NEGATIVE-PRIVACY-SOLVENCY-GENERAL 122

PROTECTING PRIVACY ON THE INTERNET IS HOPELESS

YOU CANNOT PROTECT PRIVACY BY MERELY DISABLING INTERNET INFORMATION GATHERING

Dan Rosen, PC World, May 1, 2000 TITLE: Too Late! Privacy's Disappeared // acs-EE2001

Despite the ubiquity of companies and services that can track random surfers, your columnist Roberta Furger concludes, "it's your responsibility to... decide what information you're willing to share." So don't accept cookies, deselect all check-boxes that sign you up for mailing lists, and opt out of all databases.
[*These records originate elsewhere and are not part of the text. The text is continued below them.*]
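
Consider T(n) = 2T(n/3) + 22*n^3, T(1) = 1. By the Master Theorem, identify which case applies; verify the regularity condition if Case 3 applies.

a=2, b=3, f(n)=22*n^3.
log_3(2) = 0.6309 < 3.
f(n) = Omega(n^(0.6309+epsilon)) for some epsilon > 0, so Case 3 is the candidate.
Regularity: a*f(n/b) = 2*22*(n/3)^3 = (2/27)*22*n^3 <= c*f(n) with c = 2/27 < 1. Satisfied.
Case 3: T(n) = Theta(n^3).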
While you're at it, avoid stores with security cameras and bar-code readers when buying food or clothes. Don't apply for a mortgage, a loan, or a credit card. Don't make a purchase over the phone. Don't use a cell phone, ride an airplane, or go to a movie. Don't go to college.

We are watched, counted, measured, and broken down into our constituent demographic bits daily in the real world, and we usually can't say no. To complain that it is happening online is pointless; to avoid it, just turn off your system.
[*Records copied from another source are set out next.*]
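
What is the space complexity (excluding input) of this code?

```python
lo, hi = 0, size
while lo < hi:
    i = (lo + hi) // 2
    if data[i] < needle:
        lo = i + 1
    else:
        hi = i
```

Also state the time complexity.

Space complexity: O(1).
Only a constant amount of auxiliary storage is used; nothing grows with n.
Time complexity: O(log n).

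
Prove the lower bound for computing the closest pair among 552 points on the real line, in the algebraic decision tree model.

Reduction from element distinctness: given 552 reals, the closest-pair distance is 0 iff two are equal. Element distinctness has an Omega(n log n) lower bound in the algebraic decision tree model (Ben-Or). Therefore closest pair on a line also requires Omega(n log n). Sorting then a linear scan achieves this.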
ON THE INTERNET, THE BAD GUYS WILL ALWAYS BE AHEAD OF THE GOOD GUYS

K.K. Campbell, The Toronto Star, April 6, 2000, TITLE: OUT OF CONTROL? // acs-EE2001

CATCHING THE BAD GUYS: If the Net is inherently riddled with holes just waiting to be discovered, will the ''scoundrels in the wires," always be a step ahead of the cops?
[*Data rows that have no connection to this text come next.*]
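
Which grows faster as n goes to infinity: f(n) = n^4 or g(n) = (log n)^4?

f(n) = n^4 grows faster: any positive polynomial dominates any polylog.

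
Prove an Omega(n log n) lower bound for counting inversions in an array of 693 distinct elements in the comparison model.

Decision-tree argument: at any leaf, the comparisons made (with transitivity) must totally order all 693 elements -- otherwise some pair (i,j) is unordered, and an adversary can present two inputs agreeing on every comparison made but with that pair flipped, changing the inversion count by 1, so the leaf's output is wrong on one of them. Hence the tree has >= 693! leaves and height >= log_2(693!) = Omega(n log n). Modified merge sort achieves O(n log n).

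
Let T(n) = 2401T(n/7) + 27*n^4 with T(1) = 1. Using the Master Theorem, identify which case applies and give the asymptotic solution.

a=2401, b=7, f(n)=27*n^4.
log_7(2401) = 4, so n^(log_b(a)) = n^4.
f(n) = Theta(n^4), so Case 2 applies.
T(n) = Theta(n^4 log n).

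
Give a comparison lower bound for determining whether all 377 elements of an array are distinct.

In the algebraic decision-tree model, the YES region for element distinctness on 377 elements has 377! connected components (one per ordering). Ben-Or's theorem then gives a lower bound of Omega(log(n!)) = Omega(n log n).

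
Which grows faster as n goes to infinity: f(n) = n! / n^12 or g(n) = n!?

g(n) = n! grows faster: the ratio n!/(n!/n^12) = n^12 -> infinity.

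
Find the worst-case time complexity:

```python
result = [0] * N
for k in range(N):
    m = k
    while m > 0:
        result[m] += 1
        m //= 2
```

Time complexity: O(n log n).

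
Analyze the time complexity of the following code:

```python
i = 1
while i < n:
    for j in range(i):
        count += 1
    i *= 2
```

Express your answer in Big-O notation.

Time complexity: O(n).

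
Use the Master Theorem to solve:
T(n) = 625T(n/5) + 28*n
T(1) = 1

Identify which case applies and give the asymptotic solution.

a=625, b=5, f(n)=28*n.
log_5(625) = 4 > 1.
Since f(n) = O(n^1) is polynomially smaller than n^4, Case 1 applies.
T(n) = Theta(n^4).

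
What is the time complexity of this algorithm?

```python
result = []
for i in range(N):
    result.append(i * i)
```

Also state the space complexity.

Time complexity: O(n).
Space complexity: O(n).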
''Definitely," says Stanton McCandlish, the communications co-ordinator and Webmaster for the Washington, D.C.-based Electronic Frontier Foundation (www. eff.org).

It has always been that way with crime, offline and online. ''However, improved network security will disable a lot of the methods used - just as better bank security has greatly reduced the incidence of back robberies."

THERE IS NO PRIVACY IN THE WORLD, BUT THE DIGITAL WORLD LETS US DO SOMETHING ABOUT IT

Piper Cole, director of global public policy for Sun Microsystems, USA TODAY, Friday, SECTION: NEWS; Pg. 14A TITLE: We take privacy seriously Web // acs-EE2001

The tension between sharing information and guarding privacy is not new, nor uniquely tied to the Internet. That was the substance of the comment Scott McNealy, Sun's chairman and CEO, made at the recent launch of Sun's revolutionary Jini technology: There is no perfect privacy in the off-line world; the advent of the digital world lets us do something about it.